Interesting. In your personal opinion, what is the percent likelihood that human actions have played a statistically significant role in the warming of the Earth?
Fascinating. You act as if the variability in long-term projections falsifies them all.
Might be worth considering what's going to happen to planet Earth under each of those scenarios given their likelihoods, don't you think?
Statistical significance is not a very low bar, usually 5%, but Human activity has played several roles in the increase
of the average temperature. Personally I would place the percentage of the warming from Human activity at about 69%,
but we do not know enough to actually quantify the components.
Why 69%, well of the .88 C of observed warming, .28 C is occurred before 1950, and is acknowledged to be natural,
The balance 69% could possibly be from Human activity, so I will give the benefit of the doubt to human activity.
Consider added CO2, do we go with the calculated number or the observed one?

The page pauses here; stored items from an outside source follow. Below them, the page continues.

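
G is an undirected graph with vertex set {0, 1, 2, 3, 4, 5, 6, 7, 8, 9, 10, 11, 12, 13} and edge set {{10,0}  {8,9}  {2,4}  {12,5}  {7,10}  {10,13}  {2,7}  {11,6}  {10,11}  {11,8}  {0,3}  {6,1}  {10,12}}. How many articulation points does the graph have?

8

Removing 0 increases the component count from 1 to 2, so 0 is a cut vertex.
Removing 2 increases the component count from 1 to 2, so 2 is a cut vertex.
Removing 6 increases the component count from 1 to 2, so 6 is a cut vertex.
Likewise 7, 8, 10, 11, 12 are cut vertices.
By contrast removing 5 leaves 1 component; it is not a cut vertex. No other vertex is a cut vertex either.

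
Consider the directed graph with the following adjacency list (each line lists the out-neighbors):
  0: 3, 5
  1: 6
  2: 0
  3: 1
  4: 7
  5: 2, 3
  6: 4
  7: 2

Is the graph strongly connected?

Yes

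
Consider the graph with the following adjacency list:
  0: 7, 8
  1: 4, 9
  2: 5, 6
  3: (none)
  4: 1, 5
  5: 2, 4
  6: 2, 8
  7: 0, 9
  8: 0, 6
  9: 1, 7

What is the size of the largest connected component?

3 is isolated — a component by itself.
Starting from 0 we can reach 0, 1, 2, 4, 5, 6, 7, 8, 9. That is one component of size 9.
The largest has 9 vertices.

9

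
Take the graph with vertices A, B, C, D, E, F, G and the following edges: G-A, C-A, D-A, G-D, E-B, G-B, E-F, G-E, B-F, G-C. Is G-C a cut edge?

After removing G-C, the path G-A-C still connects them, so the edge is not a bridge.

No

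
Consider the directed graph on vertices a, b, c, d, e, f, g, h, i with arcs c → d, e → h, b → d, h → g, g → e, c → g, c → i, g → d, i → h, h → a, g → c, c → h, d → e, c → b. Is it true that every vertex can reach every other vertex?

There is no directed path from h to f, so the graph is not strongly connected.

No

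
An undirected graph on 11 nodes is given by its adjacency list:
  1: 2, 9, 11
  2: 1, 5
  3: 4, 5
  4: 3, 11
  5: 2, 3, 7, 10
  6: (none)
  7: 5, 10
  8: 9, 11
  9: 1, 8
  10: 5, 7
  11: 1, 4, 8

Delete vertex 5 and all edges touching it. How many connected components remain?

With 5 gone, the remaining components are: {6}; {7, 10}; {1, 2, 3, 4, 8, 9, 11}.
That is 3 components.

3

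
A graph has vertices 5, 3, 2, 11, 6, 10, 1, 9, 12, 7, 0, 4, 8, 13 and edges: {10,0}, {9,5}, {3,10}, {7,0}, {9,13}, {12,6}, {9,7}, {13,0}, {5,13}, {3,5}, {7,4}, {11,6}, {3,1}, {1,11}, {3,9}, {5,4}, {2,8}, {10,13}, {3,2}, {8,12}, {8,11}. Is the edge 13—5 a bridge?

After removing 13—5, the path 13-9-5 still connects them, so the edge is not a bridge.

No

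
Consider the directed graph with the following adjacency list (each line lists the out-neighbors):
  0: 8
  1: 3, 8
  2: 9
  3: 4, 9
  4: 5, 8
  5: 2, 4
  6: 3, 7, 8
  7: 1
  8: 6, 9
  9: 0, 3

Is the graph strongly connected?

Yes

From 9 we can reach every vertex (0, 1, 2, 3, 4, 5, 6, 7, 8, 9), and every vertex can reach 9 (0, 1, 2, 3, 4, 5, 6, 7, 8, 9). So the whole graph is one strongly connected component.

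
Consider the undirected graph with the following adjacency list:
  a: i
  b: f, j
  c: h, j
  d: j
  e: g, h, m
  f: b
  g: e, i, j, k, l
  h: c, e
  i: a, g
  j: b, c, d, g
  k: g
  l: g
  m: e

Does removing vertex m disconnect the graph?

No

Deleting m leaves 1 component (was 1), so m is not a cut vertex.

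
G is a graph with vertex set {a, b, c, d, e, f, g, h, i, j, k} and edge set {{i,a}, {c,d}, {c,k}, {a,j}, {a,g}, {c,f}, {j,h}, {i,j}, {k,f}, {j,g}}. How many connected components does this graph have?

4

b is isolated — a component by itself.
e is isolated — a component by itself.
Starting from c we can reach c, d, f, k. That is one component of size 4.
Starting from a we can reach a, g, h, i, j. That is one component of size 5.
Total: 4 components.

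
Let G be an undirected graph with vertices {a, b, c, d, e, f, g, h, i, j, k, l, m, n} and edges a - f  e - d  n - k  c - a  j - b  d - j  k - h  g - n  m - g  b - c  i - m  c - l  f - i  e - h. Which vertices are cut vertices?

c

Removing c increases the component count from 1 to 2, so c is a cut vertex.
By contrast removing a leaves 1 component; it is not a cut vertex. No other vertex is a cut vertex either.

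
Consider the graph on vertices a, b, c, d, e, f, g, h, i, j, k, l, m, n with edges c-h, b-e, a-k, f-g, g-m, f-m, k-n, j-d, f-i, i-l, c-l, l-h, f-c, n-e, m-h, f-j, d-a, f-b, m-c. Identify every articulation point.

f

Removing f increases the component count from 1 to 2, so f is a cut vertex.
By contrast removing a leaves 1 component; it is not a cut vertex. No other vertex is a cut vertex either.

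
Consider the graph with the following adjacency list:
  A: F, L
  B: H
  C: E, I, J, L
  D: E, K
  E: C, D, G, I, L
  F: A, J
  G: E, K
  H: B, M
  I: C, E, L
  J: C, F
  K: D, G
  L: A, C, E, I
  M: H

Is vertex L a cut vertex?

No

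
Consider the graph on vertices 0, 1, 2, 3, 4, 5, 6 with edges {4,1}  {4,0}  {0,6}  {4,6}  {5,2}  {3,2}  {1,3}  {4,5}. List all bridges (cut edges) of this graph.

none

The edges on the cycle 4-0-6-4 are not bridges since each lies on that cycle.
Every edge lies on some cycle, so there are no bridges.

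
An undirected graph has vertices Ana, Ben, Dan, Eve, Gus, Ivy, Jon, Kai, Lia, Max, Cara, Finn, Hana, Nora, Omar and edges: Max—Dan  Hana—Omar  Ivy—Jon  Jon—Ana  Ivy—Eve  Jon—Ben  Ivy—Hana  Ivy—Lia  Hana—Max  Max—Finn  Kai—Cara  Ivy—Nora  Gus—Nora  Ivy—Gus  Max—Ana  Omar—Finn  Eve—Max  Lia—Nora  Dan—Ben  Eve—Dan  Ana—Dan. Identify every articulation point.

Removing Ivy increases the component count from 2 to 3, so Ivy is a cut vertex.
By contrast removing Max leaves 2 components; it is not a cut vertex. No other vertex is a cut vertex either.

Ivy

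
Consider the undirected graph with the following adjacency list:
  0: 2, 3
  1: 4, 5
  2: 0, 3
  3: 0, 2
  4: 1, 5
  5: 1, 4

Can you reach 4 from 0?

No

The component containing 0 is {0, 2, 3}, and 4 is not in it.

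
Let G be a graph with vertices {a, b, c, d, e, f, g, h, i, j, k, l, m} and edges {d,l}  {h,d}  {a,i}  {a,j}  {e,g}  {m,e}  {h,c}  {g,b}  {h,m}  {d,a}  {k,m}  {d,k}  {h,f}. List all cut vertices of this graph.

Removing a increases the component count from 1 to 3, so a is a cut vertex.
Removing d increases the component count from 1 to 3, so d is a cut vertex.
Removing e increases the component count from 1 to 2, so e is a cut vertex.
Likewise g, h, m are cut vertices.
By contrast removing f leaves 1 component; it is not a cut vertex. No other vertex is a cut vertex either.

a, d, e, g, h, m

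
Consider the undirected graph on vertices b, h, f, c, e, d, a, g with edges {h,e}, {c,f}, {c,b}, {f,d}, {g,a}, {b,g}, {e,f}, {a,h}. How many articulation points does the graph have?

Removing f increases the component count from 1 to 2, so f is a cut vertex.
By contrast removing h leaves 1 component; it is not a cut vertex. No other vertex is a cut vertex either.

1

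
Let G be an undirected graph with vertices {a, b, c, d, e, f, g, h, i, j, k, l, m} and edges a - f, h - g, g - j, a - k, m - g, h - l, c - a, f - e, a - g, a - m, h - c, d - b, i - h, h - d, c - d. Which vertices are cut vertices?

Removing a increases the component count from 1 to 3, so a is a cut vertex.
Removing d increases the component count from 1 to 2, so d is a cut vertex.
Removing f increases the component count from 1 to 2, so f is a cut vertex.
Likewise g, h are cut vertices.
By contrast removing e leaves 1 component; it is not a cut vertex. No other vertex is a cut vertex either.

a, d, f, g, h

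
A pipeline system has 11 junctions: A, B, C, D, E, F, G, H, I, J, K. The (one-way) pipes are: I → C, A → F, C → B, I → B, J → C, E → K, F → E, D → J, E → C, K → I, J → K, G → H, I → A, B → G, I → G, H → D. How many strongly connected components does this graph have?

{A, B, C, D, E, F, G, H, I, J, K} are all mutually reachable — one SCC of size 11.
That gives 1 strongly connected component.

1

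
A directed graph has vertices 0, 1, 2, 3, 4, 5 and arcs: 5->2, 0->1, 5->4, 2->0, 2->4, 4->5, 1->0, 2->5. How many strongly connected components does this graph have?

3

{2, 4, 5} are all mutually reachable — one SCC of size 3.
{0, 1} are all mutually reachable — one SCC of size 2.
{3} is an SCC by itself.
That gives 3 strongly connected components.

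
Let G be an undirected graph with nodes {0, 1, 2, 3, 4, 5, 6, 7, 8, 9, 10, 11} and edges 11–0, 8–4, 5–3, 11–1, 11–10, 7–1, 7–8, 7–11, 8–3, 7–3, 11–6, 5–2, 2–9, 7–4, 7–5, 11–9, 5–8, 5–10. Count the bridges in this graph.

The edges on the cycle 7-5-8-7 are not bridges since each lies on that cycle.
But removing 0–11 disconnects 0 from 11; removing 6–11 disconnects 6 from 11 — these are bridges.
That makes 2 bridges.

2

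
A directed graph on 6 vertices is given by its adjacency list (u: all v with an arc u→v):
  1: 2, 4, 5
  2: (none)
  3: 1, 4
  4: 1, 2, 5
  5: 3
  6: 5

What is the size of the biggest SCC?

{1, 3, 4, 5} are all mutually reachable — one SCC of size 4.
{2} is an SCC by itself.
{6} is an SCC by itself.
The largest has 4 vertices.

4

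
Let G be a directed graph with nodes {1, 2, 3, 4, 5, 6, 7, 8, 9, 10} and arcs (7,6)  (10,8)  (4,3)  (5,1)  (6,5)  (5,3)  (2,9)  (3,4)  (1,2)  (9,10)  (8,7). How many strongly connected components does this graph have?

{1, 2, 5, 6, 7, 8, 9, 10} are all mutually reachable — one SCC of size 8.
{3, 4} are all mutually reachable — one SCC of size 2.
That gives 2 strongly connected components.

2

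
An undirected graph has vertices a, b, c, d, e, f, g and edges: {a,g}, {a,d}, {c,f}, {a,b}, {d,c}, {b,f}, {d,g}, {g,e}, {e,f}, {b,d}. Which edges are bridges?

The edges on the cycle a-b-f-e-g-d-a are not bridges since each lies on that cycle.
Every edge lies on some cycle, so there are no bridges.

none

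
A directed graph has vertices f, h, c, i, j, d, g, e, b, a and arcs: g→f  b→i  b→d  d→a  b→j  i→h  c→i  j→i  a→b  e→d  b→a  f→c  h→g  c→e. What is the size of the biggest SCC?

{a, b, c, d, e, f, g, h, i, j} are all mutually reachable — one SCC of size 10.
The largest has 10 vertices.

10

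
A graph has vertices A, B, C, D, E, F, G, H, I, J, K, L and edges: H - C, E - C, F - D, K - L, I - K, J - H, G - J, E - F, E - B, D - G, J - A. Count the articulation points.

3

Removing E increases the component count from 2 to 3, so E is a cut vertex.
Removing J increases the component count from 2 to 3, so J is a cut vertex.
Removing K increases the component count from 2 to 3, so K is a cut vertex.
By contrast removing I leaves 2 components; it is not a cut vertex. No other vertex is a cut vertex either.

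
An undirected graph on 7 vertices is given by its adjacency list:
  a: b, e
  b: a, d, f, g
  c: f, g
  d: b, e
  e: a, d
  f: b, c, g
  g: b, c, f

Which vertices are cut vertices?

Removing b increases the component count from 1 to 2, so b is a cut vertex.
By contrast removing e leaves 1 component; it is not a cut vertex. No other vertex is a cut vertex either.

b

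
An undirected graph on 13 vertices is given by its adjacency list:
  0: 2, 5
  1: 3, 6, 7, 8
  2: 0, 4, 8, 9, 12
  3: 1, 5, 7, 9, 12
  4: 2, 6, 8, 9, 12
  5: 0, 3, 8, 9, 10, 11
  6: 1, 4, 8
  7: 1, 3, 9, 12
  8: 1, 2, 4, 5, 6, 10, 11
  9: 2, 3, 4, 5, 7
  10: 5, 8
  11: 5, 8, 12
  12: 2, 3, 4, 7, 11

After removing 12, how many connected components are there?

With 12 gone, the remaining components are: {0, 1, 2, 3, 4, 5, 6, 7, 8, 9, 10, 11}.
That is 1 component.

1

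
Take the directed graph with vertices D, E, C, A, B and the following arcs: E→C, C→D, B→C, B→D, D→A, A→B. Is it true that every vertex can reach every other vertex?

No

There is no directed path from A to E, so the graph is not strongly connected.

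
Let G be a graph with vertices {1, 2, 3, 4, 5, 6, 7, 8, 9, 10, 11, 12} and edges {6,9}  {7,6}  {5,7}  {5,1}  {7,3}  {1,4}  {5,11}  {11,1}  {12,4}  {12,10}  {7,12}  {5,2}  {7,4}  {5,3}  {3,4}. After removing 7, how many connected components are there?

With 7 gone, the remaining components are: {8}; {6, 9}; {1, 2, 3, 4, 5, 10, 11, 12}.
That is 3 components.

3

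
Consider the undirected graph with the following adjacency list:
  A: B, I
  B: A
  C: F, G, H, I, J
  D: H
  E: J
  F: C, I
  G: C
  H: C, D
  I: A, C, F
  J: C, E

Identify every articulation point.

A, C, H, I, J

Removing A increases the component count from 1 to 2, so A is a cut vertex.
Removing C increases the component count from 1 to 4, so C is a cut vertex.
Removing H increases the component count from 1 to 2, so H is a cut vertex.
Likewise I, J are cut vertices.
By contrast removing G leaves 1 component; it is not a cut vertex. No other vertex is a cut vertex either.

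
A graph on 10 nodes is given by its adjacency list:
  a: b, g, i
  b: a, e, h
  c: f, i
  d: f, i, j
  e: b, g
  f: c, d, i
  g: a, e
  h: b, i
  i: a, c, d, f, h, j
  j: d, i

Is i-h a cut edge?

No

After removing i-h, the path i-a-b-h still connects them, so the edge is not a bridge.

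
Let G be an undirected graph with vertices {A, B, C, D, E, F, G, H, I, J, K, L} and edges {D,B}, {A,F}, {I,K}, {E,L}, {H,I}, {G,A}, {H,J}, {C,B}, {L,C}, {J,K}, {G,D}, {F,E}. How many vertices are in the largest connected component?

8

Starting from H we can reach H, I, J, K. That is one component of size 4.
Starting from A we can reach A, B, C, D, E, F, G, L. That is one component of size 8.
The largest has 8 vertices.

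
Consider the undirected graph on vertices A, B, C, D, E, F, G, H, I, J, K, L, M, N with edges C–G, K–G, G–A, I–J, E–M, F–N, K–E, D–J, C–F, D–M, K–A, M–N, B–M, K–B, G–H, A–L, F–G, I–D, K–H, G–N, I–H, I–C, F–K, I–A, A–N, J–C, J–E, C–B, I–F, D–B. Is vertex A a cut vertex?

Yes

Deleting A raises the number of components from 1 to 2, so A is a cut vertex.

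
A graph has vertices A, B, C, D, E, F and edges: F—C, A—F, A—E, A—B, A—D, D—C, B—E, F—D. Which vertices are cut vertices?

Removing A increases the component count from 1 to 2, so A is a cut vertex.
By contrast removing D leaves 1 component; it is not a cut vertex. No other vertex is a cut vertex either.

A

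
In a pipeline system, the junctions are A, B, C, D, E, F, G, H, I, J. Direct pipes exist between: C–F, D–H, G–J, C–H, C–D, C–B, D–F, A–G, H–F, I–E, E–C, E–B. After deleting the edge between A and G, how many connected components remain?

3

Before removal there are 2 components.
A–G is a bridge — removing it separates A's side from G's side.
After removal: 3 components.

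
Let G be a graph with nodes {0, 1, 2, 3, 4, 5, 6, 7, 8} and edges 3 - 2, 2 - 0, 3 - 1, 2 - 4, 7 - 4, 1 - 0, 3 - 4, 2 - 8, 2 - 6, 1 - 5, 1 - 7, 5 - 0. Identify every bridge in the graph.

2-6, 2-8

The edges on the cycle 3-2-4-3 are not bridges since each lies on that cycle.
But removing 6 - 2 disconnects 6 from 2; removing 2 - 8 disconnects 2 from 8 — these are bridges.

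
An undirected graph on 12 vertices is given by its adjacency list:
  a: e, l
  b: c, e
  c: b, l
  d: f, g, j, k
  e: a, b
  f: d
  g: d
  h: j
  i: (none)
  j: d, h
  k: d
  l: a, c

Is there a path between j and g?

Yes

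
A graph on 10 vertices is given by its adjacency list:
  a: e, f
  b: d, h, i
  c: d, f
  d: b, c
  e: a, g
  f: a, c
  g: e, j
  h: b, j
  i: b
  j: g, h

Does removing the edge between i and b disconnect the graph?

Removing i-b leaves no path between i and b: the component count goes from 1 to 2. So it is a bridge.

Yes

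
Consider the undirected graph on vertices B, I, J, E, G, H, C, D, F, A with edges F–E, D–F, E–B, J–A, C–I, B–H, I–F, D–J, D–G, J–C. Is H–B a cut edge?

Yes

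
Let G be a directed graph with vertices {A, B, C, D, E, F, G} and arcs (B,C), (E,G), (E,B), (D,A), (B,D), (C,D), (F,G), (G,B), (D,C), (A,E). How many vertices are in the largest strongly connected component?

6

{A, B, C, D, E, G} are all mutually reachable — one SCC of size 6.
{F} is an SCC by itself.
The largest has 6 vertices.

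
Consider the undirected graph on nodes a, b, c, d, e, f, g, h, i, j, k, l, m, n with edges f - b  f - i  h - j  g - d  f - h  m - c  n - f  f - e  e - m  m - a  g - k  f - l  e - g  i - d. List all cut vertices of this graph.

Removing e increases the component count from 1 to 2, so e is a cut vertex.
Removing f increases the component count from 1 to 5, so f is a cut vertex.
Removing g increases the component count from 1 to 2, so g is a cut vertex.
Likewise h, m are cut vertices.
By contrast removing l leaves 1 component; it is not a cut vertex. No other vertex is a cut vertex either.

e, f, g, h, m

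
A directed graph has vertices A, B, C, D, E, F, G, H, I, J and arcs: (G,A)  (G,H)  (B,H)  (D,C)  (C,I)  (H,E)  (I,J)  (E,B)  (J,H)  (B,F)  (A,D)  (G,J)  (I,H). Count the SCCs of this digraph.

8

{B, E, H} are all mutually reachable — one SCC of size 3.
{F} is an SCC by itself.
{C} is an SCC by itself.
{A} is an SCC by itself.
{G} is an SCC by itself.
(and 3 more singleton SCCs)
That gives 8 strongly connected components.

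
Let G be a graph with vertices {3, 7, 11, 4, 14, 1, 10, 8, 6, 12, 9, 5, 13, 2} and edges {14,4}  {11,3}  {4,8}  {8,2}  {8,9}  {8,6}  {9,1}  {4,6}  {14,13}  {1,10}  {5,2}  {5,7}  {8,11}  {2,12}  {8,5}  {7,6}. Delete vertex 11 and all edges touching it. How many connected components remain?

With 11 gone, the remaining components are: {3}; {1, 2, 4, 5, 6, 7, 8, 9, 10, 12, 13, 14}.
That is 2 components.

2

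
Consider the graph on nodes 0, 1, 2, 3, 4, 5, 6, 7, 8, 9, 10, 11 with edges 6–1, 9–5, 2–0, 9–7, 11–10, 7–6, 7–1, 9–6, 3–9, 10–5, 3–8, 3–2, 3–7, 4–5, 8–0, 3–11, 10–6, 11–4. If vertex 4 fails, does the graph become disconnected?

Deleting 4 leaves 1 component (was 1) (its neighbors 5, 11 remain connected to each other), so 4 is not a cut vertex.

No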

Do we calculate the energy imbalance at the troposphere, or the top of the atmosphere?
How much of the observed warming is from our successful efforts to clear aerosols from the atmosphere?
No I do not act like variability in long-term projections falsifies them all, but attempt to apply the observation of
the climates past responses to perturbations to the predictions.
Even if we assume that the 2XCO2 forcing number is 3.71 Wm-2 (which is not in evidence), then the amount of forcing warming,(perturbation)
would be 1.1 C, to get to an ECS of 3 C, would require the feedbacks to produce an amplification factor of 2.72. (1.1 X 2.72=2.992)
The question becomes, has such an amplification factor, been observed from earlier perturbations?
We have a test case, the pre 1950 .28 C natural warming, and we can use Hansen's latency factor of 37.5 years for 60% of ECS.
Only considering cycle 1, between 1950 and 1988, a 2.72 amplification factor would produce (2.8 X 2.72=.762 C).
Hum! That does not fit with the forcing estimate, which has the instantaneous forcing warming at (5.35 X ln(410/280))= (2.04 X .3)=.612C.
Since .762 + .612 =1.37 C, and that is higher than the observed .88 C total warming (Hadcrut4), then ether the forcing factor, or the amplification factor are too high.
It is actually worse than that, if we assume that the forcing number for CO2 is correct, then the amplification factor needs to be a minor attenuation factor.
.88 C - .612 C =.268 C, but that would be in response to a .28 C input.
lastly, scenarios are about the timing and not the effect.